HOLANDIA: Stekelenburg - van der Wiel, Vlaar, Mathijsen, Willems (68 Afellay) - Robben, de Jong, van der Vaart, van Persie, Sneijder - Huntelaar. Trener: Bert van Marwijk.


W 11 minucie Robben podał przed polem karnym do van der Vaarta, a ten z 22 metrów huknął lewą nogą i piłka przy słupku wpadła do siatki. Po dobrym początku "Oranje" na tego gola zasłużyli, ale szybko stracili impet i oddali inicjatywę rywalom. W 16 minucie Ronaldo przeprowadził indywidualną akcję, minał Vlaara i przymierzył w słupek. Po chwili Postiga otrzymał piłkę w prezencie od van der Wiela, znalazł się sam przed bramkarzem i nie trafił! Uczynił to dopiero Ronaldo, który po prostopadłym podaniu Joao Pereiry pobiegł sam na Stekelenburga i nie dał mu szans na skuteczną interwencję.

W 60 minucie Postiga z bliska trafił do siatki, ale sędzia - słusznie - nie uznał gola odgwizdując spalonego. W 72 minucie po wspaniałym dograniu Ronaldo z zaledwie 5 metrów trafił w bramkarza Nani! Dwie minuty później Nani zrewanżował się Ronaldo, a ten po posadzeniu na murawie van der Wiela z bliska posłał piłkę przy słupku. W 83 minucie van der Persie trafił w słupek. Na dwie minuty przed końcem van Persie nie wykorzystał sytuacji jeden na jeden. W ostatniej minucie Ronaldo swoją dobrą grę mógł ukoronować kolejnym golem, ale przymierzył w słupek.

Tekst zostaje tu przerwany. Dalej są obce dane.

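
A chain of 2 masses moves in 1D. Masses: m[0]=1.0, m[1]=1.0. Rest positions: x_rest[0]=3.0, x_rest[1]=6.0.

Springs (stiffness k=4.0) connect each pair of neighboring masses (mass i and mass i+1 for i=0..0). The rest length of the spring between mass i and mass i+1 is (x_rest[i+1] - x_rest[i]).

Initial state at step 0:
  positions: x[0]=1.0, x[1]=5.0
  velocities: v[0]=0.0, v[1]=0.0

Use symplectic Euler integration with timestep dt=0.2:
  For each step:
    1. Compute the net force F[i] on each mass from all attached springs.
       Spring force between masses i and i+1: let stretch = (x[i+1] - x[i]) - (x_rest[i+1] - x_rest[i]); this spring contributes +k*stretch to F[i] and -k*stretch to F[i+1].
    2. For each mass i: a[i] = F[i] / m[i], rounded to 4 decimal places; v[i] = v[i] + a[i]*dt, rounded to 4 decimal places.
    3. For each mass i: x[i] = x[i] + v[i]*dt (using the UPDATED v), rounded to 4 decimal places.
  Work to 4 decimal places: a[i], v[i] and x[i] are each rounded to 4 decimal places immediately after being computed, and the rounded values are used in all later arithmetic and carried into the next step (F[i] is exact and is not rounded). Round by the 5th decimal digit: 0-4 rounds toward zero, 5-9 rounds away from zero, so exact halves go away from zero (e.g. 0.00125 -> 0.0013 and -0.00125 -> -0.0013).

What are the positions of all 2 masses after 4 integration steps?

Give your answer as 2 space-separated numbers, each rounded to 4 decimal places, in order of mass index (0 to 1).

Step 0: x=[1.0000 5.0000] v=[0.0000 0.0000]
Step 1: x=[1.1600 4.8400] v=[0.8000 -0.8000]
Step 2: x=[1.4288 4.5712] v=[1.3440 -1.3440]
Step 3: x=[1.7204 4.2796] v=[1.4579 -1.4579]
Step 4: x=[1.9415 4.0585] v=[1.1053 -1.1053]

Answer: 1.9415 4.0585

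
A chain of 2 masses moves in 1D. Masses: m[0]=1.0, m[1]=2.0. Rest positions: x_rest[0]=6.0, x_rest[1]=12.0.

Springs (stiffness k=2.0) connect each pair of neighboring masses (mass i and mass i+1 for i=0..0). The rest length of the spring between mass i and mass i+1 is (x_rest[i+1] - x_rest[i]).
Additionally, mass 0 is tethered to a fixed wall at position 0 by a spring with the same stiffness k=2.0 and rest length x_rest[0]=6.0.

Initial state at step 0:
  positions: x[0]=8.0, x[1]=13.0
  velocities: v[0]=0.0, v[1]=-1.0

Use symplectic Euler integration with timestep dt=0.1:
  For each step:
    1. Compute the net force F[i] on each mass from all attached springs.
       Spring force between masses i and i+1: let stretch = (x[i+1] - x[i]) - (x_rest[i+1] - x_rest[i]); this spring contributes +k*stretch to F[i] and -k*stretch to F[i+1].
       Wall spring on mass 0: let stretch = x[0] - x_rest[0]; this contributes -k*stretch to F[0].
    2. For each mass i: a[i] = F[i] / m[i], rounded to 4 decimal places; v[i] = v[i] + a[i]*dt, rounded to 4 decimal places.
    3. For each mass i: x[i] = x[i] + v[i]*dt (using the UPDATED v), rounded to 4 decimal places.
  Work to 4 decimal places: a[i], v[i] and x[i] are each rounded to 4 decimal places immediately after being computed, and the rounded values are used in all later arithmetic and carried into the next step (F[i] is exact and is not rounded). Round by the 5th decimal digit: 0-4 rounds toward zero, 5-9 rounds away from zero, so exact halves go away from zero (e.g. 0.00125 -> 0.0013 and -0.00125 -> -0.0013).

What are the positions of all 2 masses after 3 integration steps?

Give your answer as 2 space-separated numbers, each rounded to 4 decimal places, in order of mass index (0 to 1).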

- Biorę pełną odpowiedzialność za wyniki drużyny, która nie była w odpowiedniej formie - powiedział po meczu Bert van Marwijk, trener reprezentacji Holandii. 

Dania - Niemcy 1-2 (1-1)

0-1 Podolski 19

1-1 Krohn-Dehli 24

1-2 Bender 80

Sędziował Carlos Velasco (Hiszpania). Widzów 32 990.

DANIA: S. Andersen - Jacobsen, Kjaer, Agger, S. Poulsen (82 Mikkelsen) - Eriksen, Kvist, J. Poulsen, Zimling (79 C. Poulsen), Krohn-Dehli - Bendtner. Trener: Morten Olsen.

NIEMCY: Neuer - Bender, Hummels, Badstuber, Lahm - Müller (84 Kroos), Khedira, Schweinsteiger, Özil, Podolski (64 Schürrle) - Gomez (74 Klose). Trener: Joachim Loew.


Drużynie niemieckiej do awansu potrzebny był punkt. Po raz setny w reprezentacji zagrał urodzony w Gliwicach Lukas Podolski, a ma zaledwie 27 lat. Z tej okazji przygotowano mu specjalne buty z flagą narodową i napisem 100.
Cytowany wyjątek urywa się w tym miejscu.